Geçirdiği trafik kazasından sonra bu hayata alışmanın yeteri kadar zor olduğunu anlatan Derviş Çiko, bunun dışında engelli bireylere karşı bazı vatandaşların duyarsızlıklarına da sitem ediyor ve beklentilerini dile getiriyor. Engelli arabasıyla yola çıktığı birçok kez kaza atlattığını dile getiren Derviş, araçların kendisini hiç umursamadan yanından hızla geçtiğini söylüyor ve vatandaşlara özellikle bu konuda çağrıda bulunuyor:“Yollarda bizi görün, biz engelliler de varız ve siz de bir gün engelli olabilirsiniz”.
Derviş Çiko, ayrıca yaşadığı evin yol kenarında olması sebebiyle evinden çıkarken zorlandığını söyleyerek bölge yetkililerinden de kendisi için evinin önüne engelli tabelası ve bir de kasis yapılmasını istiyor. Evinin bahçesine inen yolun toprak olması sebebiyle gidemediğini ve geçen yıllarda inmeye çalıştığında arabasının devrildiğini ve kolunun çatladığını söylüyor. Derviş Çiko talebini dile getirirken; “Değirmenlik-Akıncılar Belediye Başkanı ilaçlarımı karşılıyor bu konuda kendisine teşekkür ediyorum, fakat evimin yolu ile ilgili sıkıntılarım var, kendisinden evimin önüne engelli tabelası, araçların geçişini yavaşlatacak bir kasis ve bahçe yoluma asfalt yapılması çağrısında bulunuyorum” ifadelerini kullanıyor.
Cemaliye Çiko: ‘Oğlunuz bu şekilde üç ay ancak yaşayabilir’ dediler
Derviş Çiko’nun annesi Cemaliye Çiko da yaşadıkları zorlu süreci YENİDÜZEN’e anlattı ve topluma ve ailelere çağrıda bulundu.
Cemaliye Çiko, kazayı öğrendiği anda hastaneye nasıl koşturduğunu bilemediğini söyleyerek oğlunun Dr. Burhan Nalbantoğlu Devlet Hastanesi’nde yapılan tedavilerinin ardından, omurilik zedelenmesi teşhisiyle, engelli kaldığını öğrendikten sonra çok kötü günler geçirdiğini dile getiriyor.

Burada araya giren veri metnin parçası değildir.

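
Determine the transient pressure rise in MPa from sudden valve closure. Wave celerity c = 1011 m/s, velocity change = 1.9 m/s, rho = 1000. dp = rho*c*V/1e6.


dp = 1000 * 1011 * 1.9 / 1e6 = 1.9209 MPa


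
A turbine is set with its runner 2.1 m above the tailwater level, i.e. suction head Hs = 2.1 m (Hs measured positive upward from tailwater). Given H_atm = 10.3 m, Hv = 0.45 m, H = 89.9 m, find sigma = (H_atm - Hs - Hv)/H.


sigma = (10.3 - 2.1 - 0.45) / 89.9 = 0.0862


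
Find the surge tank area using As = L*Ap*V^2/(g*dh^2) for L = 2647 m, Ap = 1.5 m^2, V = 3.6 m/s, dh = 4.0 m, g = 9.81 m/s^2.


As = 2647 * 1.5 * 3.6^2 / (9.81 * 4.0^2) = 327.8394 m^2


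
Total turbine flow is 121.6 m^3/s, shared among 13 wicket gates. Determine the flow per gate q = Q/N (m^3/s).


q = 121.6 / 13 = 9.3538 m^3/s


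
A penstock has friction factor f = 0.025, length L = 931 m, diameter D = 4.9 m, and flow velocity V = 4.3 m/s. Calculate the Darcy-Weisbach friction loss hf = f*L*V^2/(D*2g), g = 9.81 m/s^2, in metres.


hf = 0.025 * 931 * 4.3^2 / (4.9 * 2 * 9.81) = 4.4764 m


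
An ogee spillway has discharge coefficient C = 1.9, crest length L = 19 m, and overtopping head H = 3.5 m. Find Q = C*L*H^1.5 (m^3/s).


Q = 1.9 * 19 * 3.5^1.5 = 236.3792 m^3/s


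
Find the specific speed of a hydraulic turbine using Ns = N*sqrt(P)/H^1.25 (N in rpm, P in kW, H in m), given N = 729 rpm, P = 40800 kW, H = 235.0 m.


Ns = 729 * 40800^0.5 / 235.0^1.25 = 160.0379


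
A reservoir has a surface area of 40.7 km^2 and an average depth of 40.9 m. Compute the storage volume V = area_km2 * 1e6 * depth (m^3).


V = 40.7 * 1e6 * 40.9 = 1.6646e+09 m^3


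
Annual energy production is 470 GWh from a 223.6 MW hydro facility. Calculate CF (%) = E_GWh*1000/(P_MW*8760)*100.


CF = 470 * 1000 / (223.6 * 8760) * 100 = 23.9951 %


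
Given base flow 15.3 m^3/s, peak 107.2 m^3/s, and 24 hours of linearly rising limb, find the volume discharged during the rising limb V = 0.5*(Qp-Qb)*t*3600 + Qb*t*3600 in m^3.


V = 0.5*(107.2 - 15.3)*24*3600 + 15.3*24*3600 = 5.2920e+06 m^3


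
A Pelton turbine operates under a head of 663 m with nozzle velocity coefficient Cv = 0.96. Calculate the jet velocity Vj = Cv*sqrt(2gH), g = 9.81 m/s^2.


Vj = 0.96 * sqrt(2*9.81*663) = 109.4908 m/s


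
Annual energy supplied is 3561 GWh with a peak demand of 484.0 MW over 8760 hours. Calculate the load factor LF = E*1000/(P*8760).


LF = 3561 * 1000 / (484.0 * 8760) = 0.8399


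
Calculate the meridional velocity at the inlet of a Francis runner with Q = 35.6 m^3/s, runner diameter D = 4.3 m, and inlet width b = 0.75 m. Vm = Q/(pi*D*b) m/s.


Vm = 35.6 / (pi * 4.3 * 0.75) = 3.5137 m/s


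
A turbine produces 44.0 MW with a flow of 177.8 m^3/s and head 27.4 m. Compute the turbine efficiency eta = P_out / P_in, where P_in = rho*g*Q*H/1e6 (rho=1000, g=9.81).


P_in = 1000 * 9.81 * 177.8 * 27.4 / 1e6 = 47.7916 MW
eta = 44.0 / 47.7916 = 0.9207


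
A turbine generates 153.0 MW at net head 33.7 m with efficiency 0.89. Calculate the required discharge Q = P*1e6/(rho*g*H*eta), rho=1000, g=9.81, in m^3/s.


Q = 153.0 * 1e6 / (1000 * 9.81 * 33.7 * 0.89) = 519.9990 m^3/s


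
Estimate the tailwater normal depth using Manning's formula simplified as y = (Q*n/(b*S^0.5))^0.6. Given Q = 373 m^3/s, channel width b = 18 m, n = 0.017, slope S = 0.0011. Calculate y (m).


y = (373 * 0.017 / (18 * 0.0011^0.5))^0.6 = 4.1277 m


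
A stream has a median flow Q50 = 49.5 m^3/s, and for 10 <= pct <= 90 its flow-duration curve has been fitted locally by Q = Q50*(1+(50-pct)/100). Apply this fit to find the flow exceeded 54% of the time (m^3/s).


Q = 49.5 * (1 + (50 - 54)/100) = 47.5200 m^3/s


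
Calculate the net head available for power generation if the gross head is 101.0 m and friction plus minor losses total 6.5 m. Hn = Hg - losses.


Hn = 101.0 - 6.5 = 94.5000 m


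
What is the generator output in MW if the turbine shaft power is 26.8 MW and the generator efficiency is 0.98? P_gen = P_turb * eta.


P_gen = 26.8 * 0.98 = 26.2640 MW


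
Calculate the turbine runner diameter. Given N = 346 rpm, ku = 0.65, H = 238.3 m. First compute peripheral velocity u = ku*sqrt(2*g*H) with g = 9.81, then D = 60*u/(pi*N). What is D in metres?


u = 0.65 * sqrt(2*9.81*238.3) = 44.4452 m/s
D = 60 * 44.4452 / (pi * 346) = 2.4533 m


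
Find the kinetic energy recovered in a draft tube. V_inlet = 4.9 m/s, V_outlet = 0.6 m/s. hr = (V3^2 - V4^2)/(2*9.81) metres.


hr = (4.9^2 - 0.6^2) / (2*9.81) = 1.2054 m


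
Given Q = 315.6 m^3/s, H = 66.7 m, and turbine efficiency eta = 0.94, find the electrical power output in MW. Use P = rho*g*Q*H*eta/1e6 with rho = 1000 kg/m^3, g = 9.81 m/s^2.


P = 1000 * 9.81 * 315.6 * 66.7 * 0.94 / 1e6 = 194.1153 MW


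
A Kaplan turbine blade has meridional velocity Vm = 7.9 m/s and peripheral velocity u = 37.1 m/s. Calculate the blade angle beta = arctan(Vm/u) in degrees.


beta = arctan(7.9 / 37.1) = 12.0209 degrees


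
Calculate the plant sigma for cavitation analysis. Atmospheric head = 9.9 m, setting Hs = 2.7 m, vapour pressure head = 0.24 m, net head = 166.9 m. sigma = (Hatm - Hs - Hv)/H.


sigma = (9.9 - 2.7 - 0.24) / 166.9 = 0.0417


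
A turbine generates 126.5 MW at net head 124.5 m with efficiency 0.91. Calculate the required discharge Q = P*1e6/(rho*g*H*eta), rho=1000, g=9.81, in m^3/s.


Q = 126.5 * 1e6 / (1000 * 9.81 * 124.5 * 0.91) = 113.8180 m^3/s


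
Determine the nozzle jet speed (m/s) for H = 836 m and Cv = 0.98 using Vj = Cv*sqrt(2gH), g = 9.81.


Vj = 0.98 * sqrt(2*9.81*836) = 125.5101 m/s


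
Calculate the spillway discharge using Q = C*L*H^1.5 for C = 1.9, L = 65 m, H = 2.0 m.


Q = 1.9 * 65 * 2.0^1.5 = 349.3107 m^3/s


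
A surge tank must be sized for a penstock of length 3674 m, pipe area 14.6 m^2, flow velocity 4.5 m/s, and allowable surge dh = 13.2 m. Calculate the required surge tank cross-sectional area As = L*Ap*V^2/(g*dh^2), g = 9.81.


As = 3674 * 14.6 * 4.5^2 / (9.81 * 13.2^2) = 635.4775 m^2


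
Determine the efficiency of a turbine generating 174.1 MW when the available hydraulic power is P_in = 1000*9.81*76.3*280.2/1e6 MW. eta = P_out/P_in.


P_in = 1000 * 9.81 * 76.3 * 280.2 / 1e6 = 209.7305 MW
eta = 174.1 / 209.7305 = 0.8301


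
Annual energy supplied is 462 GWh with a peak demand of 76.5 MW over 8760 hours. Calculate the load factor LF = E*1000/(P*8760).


LF = 462 * 1000 / (76.5 * 8760) = 0.6894


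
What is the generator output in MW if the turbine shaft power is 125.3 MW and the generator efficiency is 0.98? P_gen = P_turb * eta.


P_gen = 125.3 * 0.98 = 122.7940 MW


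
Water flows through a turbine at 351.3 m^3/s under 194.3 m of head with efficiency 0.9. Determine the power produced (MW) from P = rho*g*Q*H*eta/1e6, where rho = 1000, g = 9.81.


P = 1000 * 9.81 * 351.3 * 194.3 * 0.9 / 1e6 = 602.6463 MW


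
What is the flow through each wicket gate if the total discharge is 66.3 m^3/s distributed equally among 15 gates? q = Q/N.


q = 66.3 / 15 = 4.4200 m^3/s


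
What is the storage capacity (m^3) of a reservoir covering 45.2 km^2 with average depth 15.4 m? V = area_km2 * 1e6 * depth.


V = 45.2 * 1e6 * 15.4 = 6.9608e+08 m^3


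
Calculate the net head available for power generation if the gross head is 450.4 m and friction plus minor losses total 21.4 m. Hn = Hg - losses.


Hn = 450.4 - 21.4 = 429.0000 m


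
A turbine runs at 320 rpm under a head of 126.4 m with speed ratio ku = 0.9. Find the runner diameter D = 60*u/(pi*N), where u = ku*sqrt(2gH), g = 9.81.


u = 0.9 * sqrt(2*9.81*126.4) = 44.8193 m/s
D = 60 * 44.8193 / (pi * 320) = 2.6750 m


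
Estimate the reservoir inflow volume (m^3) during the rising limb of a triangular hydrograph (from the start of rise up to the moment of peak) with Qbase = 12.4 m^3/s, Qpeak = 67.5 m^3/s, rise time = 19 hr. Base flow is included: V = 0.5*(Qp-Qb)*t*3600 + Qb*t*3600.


V = 0.5*(67.5 - 12.4)*19*3600 + 12.4*19*3600 = 2.7326e+06 m^3


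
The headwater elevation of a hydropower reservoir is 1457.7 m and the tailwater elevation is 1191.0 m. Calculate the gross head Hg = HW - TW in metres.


Hg = 1457.7 - 1191.0 = 266.7000 m


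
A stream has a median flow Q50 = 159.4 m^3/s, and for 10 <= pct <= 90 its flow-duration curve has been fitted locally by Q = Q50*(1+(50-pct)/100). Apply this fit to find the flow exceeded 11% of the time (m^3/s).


Q = 159.4 * (1 + (50 - 11)/100) = 221.5660 m^3/s


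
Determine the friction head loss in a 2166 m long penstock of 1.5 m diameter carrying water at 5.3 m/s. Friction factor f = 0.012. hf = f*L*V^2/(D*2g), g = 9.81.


hf = 0.012 * 2166 * 5.3^2 / (1.5 * 2 * 9.81) = 24.8085 m


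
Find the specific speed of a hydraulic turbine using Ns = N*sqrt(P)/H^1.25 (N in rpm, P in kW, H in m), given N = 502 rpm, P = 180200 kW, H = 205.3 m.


Ns = 502 * 180200^0.5 / 205.3^1.25 = 274.2173


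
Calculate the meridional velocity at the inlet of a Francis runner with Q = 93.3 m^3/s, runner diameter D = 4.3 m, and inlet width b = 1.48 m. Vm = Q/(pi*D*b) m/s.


Vm = 93.3 / (pi * 4.3 * 1.48) = 4.6666 m/s


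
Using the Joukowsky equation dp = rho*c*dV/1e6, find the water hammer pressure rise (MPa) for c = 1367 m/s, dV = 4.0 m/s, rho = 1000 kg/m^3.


dp = 1000 * 1367 * 4.0 / 1e6 = 5.4680 MPa


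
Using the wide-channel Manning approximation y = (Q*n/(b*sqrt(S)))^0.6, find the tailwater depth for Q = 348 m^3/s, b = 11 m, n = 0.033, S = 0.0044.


y = (348 * 0.033 / (11 * 0.0044^0.5))^0.6 = 5.2262 m


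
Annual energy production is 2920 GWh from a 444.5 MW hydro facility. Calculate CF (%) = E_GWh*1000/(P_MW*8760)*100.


CF = 2920 * 1000 / (444.5 * 8760) * 100 = 74.9906 %


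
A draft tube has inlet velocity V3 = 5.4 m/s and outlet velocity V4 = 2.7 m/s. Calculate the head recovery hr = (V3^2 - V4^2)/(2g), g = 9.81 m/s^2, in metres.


hr = (5.4^2 - 2.7^2) / (2*9.81) = 1.1147 m


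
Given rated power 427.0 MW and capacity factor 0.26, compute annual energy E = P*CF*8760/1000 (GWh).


E = 427.0 * 0.26 * 8760 / 1000 = 972.5352 GWh


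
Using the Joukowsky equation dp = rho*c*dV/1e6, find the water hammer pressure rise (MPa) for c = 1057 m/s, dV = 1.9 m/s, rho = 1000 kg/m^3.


dp = 1000 * 1057 * 1.9 / 1e6 = 2.0083 MPa


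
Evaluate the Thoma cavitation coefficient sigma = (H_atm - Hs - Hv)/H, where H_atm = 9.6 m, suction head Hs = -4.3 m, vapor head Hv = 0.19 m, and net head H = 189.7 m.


sigma = (9.6 - (-4.3) - 0.19) / 189.7 = 0.0723


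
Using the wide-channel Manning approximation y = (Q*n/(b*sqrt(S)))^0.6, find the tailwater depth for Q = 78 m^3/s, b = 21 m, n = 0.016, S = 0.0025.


y = (78 * 0.016 / (21 * 0.0025^0.5))^0.6 = 1.1092 m


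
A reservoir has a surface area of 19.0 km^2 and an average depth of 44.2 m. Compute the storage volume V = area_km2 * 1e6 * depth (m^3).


V = 19.0 * 1e6 * 44.2 = 8.3980e+08 m^3


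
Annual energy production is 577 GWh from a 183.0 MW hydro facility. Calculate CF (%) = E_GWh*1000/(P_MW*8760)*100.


CF = 577 * 1000 / (183.0 * 8760) * 100 = 35.9932 %


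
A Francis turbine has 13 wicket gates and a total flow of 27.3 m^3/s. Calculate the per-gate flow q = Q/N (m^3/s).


q = 27.3 / 13 = 2.1000 m^3/s


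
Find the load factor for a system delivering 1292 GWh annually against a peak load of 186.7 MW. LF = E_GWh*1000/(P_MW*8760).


LF = 1292 * 1000 / (186.7 * 8760) = 0.7900


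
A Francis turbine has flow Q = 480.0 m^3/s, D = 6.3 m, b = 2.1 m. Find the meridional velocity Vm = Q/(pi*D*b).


Vm = 480.0 / (pi * 6.3 * 2.1) = 11.5487 m/s


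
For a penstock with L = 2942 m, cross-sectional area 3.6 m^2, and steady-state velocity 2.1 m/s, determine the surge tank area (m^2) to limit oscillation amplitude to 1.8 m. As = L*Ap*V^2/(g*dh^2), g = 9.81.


As = 2942 * 3.6 * 2.1^2 / (9.81 * 1.8^2) = 1469.5005 m^2


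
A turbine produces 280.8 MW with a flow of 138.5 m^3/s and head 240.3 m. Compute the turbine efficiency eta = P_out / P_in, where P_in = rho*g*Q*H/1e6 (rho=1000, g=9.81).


P_in = 1000 * 9.81 * 138.5 * 240.3 / 1e6 = 326.4920 MW
eta = 280.8 / 326.4920 = 0.8601


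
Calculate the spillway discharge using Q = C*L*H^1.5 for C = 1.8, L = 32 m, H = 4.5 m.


Q = 1.8 * 32 * 4.5^1.5 = 549.8462 m^3/s


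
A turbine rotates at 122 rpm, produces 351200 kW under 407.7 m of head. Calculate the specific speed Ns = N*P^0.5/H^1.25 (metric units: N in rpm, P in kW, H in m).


Ns = 122 * 351200^0.5 / 407.7^1.25 = 39.4649


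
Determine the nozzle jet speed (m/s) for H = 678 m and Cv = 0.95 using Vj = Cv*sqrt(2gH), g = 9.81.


Vj = 0.95 * sqrt(2*9.81*678) = 109.5691 m/s


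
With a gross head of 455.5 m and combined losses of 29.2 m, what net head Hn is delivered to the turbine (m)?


Hn = 455.5 - 29.2 = 426.3000 m


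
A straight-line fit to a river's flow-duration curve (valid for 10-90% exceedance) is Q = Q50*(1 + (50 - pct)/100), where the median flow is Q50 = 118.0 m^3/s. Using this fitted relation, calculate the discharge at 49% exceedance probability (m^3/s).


Q = 118.0 * (1 + (50 - 49)/100) = 119.1800 m^3/s


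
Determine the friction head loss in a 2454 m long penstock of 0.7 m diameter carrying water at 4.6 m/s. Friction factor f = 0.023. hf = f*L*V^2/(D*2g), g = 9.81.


hf = 0.023 * 2454 * 4.6^2 / (0.7 * 2 * 9.81) = 86.9603 m


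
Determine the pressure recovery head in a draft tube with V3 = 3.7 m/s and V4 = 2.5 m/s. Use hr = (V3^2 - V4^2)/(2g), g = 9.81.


hr = (3.7^2 - 2.5^2) / (2*9.81) = 0.3792 m


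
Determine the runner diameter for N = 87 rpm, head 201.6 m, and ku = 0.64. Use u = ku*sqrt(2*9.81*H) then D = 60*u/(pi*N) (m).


u = 0.64 * sqrt(2*9.81*201.6) = 40.2508 m/s
D = 60 * 40.2508 / (pi * 87) = 8.8360 m


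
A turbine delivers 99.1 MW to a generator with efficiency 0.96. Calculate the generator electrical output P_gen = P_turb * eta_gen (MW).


P_gen = 99.1 * 0.96 = 95.1360 MW


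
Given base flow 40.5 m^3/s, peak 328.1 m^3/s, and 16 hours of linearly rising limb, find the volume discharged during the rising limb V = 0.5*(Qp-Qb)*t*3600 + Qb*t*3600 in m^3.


V = 0.5*(328.1 - 40.5)*16*3600 + 40.5*16*3600 = 1.0616e+07 m^3


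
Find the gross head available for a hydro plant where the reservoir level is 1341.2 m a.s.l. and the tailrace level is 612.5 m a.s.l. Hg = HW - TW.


Hg = 1341.2 - 612.5 = 728.7000 m


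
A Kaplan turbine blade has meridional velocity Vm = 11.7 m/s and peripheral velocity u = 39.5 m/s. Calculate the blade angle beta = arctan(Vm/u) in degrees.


beta = arctan(11.7 / 39.5) = 16.4994 degrees


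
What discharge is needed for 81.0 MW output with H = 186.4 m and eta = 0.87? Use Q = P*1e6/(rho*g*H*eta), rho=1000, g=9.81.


Q = 81.0 * 1e6 / (1000 * 9.81 * 186.4 * 0.87) = 50.9156 m^3/s


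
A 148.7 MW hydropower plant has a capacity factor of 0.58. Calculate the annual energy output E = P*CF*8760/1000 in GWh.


E = 148.7 * 0.58 * 8760 / 1000 = 755.5150 GWh


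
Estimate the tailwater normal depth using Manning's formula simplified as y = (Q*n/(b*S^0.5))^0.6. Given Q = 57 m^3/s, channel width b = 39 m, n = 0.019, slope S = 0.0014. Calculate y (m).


y = (57 * 0.019 / (39 * 0.0014^0.5))^0.6 = 0.8362 m


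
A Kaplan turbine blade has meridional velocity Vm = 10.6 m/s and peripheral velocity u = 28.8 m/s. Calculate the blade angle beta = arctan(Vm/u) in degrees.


beta = arctan(10.6 / 28.8) = 20.2064 degrees


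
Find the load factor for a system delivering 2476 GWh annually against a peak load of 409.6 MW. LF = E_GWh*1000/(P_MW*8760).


LF = 2476 * 1000 / (409.6 * 8760) = 0.6901


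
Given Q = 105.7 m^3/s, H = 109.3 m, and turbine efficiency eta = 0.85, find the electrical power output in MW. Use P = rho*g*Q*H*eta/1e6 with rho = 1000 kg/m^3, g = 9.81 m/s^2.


P = 1000 * 9.81 * 105.7 * 109.3 * 0.85 / 1e6 = 96.3348 MW


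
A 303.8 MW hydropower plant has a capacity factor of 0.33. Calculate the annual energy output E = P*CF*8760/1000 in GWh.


E = 303.8 * 0.33 * 8760 / 1000 = 878.2250 GWh


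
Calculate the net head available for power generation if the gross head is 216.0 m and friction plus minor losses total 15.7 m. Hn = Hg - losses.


Hn = 216.0 - 15.7 = 200.3000 m


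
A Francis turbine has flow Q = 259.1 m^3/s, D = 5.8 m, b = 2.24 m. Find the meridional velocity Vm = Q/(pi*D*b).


Vm = 259.1 / (pi * 5.8 * 2.24) = 6.3481 m/s


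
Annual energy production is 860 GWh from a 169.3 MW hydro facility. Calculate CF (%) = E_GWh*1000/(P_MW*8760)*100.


CF = 860 * 1000 / (169.3 * 8760) * 100 = 57.9879 %


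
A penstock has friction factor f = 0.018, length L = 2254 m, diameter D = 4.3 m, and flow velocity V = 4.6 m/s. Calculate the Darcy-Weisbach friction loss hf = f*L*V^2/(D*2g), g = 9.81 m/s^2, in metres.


hf = 0.018 * 2254 * 4.6^2 / (4.3 * 2 * 9.81) = 10.1759 m


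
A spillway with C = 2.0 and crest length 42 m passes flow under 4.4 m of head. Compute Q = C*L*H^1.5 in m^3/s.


Q = 2.0 * 42 * 4.4^1.5 = 775.2795 m^3/s


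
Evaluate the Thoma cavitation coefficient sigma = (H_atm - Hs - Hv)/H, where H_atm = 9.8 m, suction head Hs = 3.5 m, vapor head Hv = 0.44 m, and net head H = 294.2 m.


sigma = (9.8 - 3.5 - 0.44) / 294.2 = 0.0199


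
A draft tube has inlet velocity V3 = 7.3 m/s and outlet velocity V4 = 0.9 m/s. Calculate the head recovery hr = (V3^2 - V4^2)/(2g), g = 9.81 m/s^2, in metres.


hr = (7.3^2 - 0.9^2) / (2*9.81) = 2.6748 m


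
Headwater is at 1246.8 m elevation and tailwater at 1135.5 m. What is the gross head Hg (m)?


Hg = 1246.8 - 1135.5 = 111.3000 m


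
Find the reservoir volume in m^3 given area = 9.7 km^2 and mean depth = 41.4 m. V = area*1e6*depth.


V = 9.7 * 1e6 * 41.4 = 4.0158e+08 m^3


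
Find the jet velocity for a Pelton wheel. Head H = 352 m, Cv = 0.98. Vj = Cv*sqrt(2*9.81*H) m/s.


Vj = 0.98 * sqrt(2*9.81*352) = 81.4417 m/s


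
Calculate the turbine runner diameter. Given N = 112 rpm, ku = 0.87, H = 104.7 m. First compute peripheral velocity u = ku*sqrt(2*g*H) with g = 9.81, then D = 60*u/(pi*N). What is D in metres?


u = 0.87 * sqrt(2*9.81*104.7) = 39.4314 m/s
D = 60 * 39.4314 / (pi * 112) = 6.7240 m


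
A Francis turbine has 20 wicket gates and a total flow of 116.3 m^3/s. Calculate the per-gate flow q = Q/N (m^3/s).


q = 116.3 / 20 = 5.8150 m^3/s


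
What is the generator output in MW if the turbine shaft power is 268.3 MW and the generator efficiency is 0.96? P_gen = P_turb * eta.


P_gen = 268.3 * 0.96 = 257.5680 MW


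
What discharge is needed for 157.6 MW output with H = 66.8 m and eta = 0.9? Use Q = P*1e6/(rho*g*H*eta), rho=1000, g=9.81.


Q = 157.6 * 1e6 / (1000 * 9.81 * 66.8 * 0.9) = 267.2196 m^3/s


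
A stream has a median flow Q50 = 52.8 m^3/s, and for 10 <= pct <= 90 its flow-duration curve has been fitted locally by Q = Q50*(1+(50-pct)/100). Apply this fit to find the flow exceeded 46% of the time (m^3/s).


Q = 52.8 * (1 + (50 - 46)/100) = 54.9120 m^3/s


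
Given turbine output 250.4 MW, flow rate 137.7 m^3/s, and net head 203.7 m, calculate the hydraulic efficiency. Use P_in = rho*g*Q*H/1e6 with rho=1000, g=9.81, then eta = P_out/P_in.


P_in = 1000 * 9.81 * 137.7 * 203.7 / 1e6 = 275.1655 MW
eta = 250.4 / 275.1655 = 0.9100


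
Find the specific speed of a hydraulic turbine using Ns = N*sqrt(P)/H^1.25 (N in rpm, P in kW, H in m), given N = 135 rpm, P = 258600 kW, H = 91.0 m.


Ns = 135 * 258600^0.5 / 91.0^1.25 = 244.2566


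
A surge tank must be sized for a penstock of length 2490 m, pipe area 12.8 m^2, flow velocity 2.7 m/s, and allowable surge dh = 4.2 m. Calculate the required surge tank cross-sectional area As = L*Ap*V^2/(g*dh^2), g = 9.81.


As = 2490 * 12.8 * 2.7^2 / (9.81 * 4.2^2) = 1342.6699 m^2


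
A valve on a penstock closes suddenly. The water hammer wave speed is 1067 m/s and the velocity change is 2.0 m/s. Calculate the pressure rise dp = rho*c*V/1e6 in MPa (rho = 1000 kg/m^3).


dp = 1000 * 1067 * 2.0 / 1e6 = 2.1340 MPa


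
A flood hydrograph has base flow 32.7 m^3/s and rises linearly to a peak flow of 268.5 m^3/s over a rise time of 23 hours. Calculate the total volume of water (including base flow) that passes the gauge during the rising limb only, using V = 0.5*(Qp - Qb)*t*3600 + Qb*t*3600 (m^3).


V = 0.5*(268.5 - 32.7)*23*3600 + 32.7*23*3600 = 1.2470e+07 m^3


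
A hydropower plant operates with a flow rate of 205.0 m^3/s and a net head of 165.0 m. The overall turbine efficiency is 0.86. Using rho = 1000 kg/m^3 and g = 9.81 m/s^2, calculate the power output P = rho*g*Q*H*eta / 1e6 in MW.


P = 1000 * 9.81 * 205.0 * 165.0 * 0.86 / 1e6 = 285.3680 MW


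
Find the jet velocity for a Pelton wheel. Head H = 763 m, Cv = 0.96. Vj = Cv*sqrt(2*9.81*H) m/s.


Vj = 0.96 * sqrt(2*9.81*763) = 117.4581 m/s


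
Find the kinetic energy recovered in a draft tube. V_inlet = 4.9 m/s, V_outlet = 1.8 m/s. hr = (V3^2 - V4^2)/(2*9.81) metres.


hr = (4.9^2 - 1.8^2) / (2*9.81) = 1.0586 m


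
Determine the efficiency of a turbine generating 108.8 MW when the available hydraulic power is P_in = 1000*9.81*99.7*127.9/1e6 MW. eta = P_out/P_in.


P_in = 1000 * 9.81 * 99.7 * 127.9 / 1e6 = 125.0935 MW
eta = 108.8 / 125.0935 = 0.8697


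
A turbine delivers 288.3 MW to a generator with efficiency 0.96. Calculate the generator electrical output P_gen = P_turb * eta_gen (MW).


P_gen = 288.3 * 0.96 = 276.7680 MW


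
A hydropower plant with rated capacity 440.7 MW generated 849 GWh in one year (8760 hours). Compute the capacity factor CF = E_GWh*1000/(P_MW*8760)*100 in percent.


CF = 849 * 1000 / (440.7 * 8760) * 100 = 21.9918 %


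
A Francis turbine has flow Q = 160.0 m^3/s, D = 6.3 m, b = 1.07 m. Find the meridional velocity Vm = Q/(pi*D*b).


Vm = 160.0 / (pi * 6.3 * 1.07) = 7.5552 m/s


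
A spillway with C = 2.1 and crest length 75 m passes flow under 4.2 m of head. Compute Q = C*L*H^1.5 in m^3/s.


Q = 2.1 * 75 * 4.2^1.5 = 1355.6716 m^3/s


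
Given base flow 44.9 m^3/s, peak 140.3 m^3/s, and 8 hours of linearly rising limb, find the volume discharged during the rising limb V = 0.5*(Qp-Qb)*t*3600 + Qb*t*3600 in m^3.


V = 0.5*(140.3 - 44.9)*8*3600 + 44.9*8*3600 = 2.6669e+06 m^3


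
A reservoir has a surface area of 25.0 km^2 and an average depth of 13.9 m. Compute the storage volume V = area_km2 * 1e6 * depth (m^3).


V = 25.0 * 1e6 * 13.9 = 3.4750e+08 m^3


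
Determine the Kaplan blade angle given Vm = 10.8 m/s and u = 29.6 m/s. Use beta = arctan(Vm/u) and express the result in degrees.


beta = arctan(10.8 / 29.6) = 20.0452 degrees


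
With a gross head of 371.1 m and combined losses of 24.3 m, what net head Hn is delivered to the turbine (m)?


Hn = 371.1 - 24.3 = 346.8000 m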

Anne Cemaliye Çiko, yaşanılanların bununla da kalmadığını oğlunun tüm vücudunda yaralar çıktığını ve durumunun ağırlaştığını, doktorların kendisine ‘Oğlunuz bu şekilde üç ay ancak yaşayabilir’ dediğini aktarıyor. Kendisinin bu durumu kabul etmediğini ve oğlunu alıp Ankara’da bir hastaneye götürdüğünü ve orada öncelikle yaralarının iyileştirildiğini, sonrasında oğlunun birtakım ameliyatlar geçirdikten sonra durumunun her gün biraz daha iyiye gittiğini anlatıyor.
“Çocuklarınızı uyarın hızlı araba sürmesinler, alkollü araç kullanmasınlar”
Cemaliye Çiko, “Ankara’da yapılan özellikle fizik tedavilerden sonra Derviş düzelmeye başladı ve sonrasında verilen akülü arabası, bunların hepsi oğluma yeniden umut oldu” diyerek tedavi sürecinin öneminin de altını çiziyor. Bir anne olarak topluma vermek istediği mesajlar olduğunu söyleyen anne, “Öncelikle engelli bireyler mücadele etsin hiç vazgeçmesin! Aileleri de onları yalnız bırakmasın” ifadelerini kullanıyor. Ayrıca trafik kazalarına da dikkat çeken Cemaliye Çiko, “Anne ve babalara da çağrıda bulunuyorum çocuklarınızı uyarın hızlı araba sürmesinler, alkollü araç kullanmasınlar” diyerek topluma da uyarıda bulunuyor.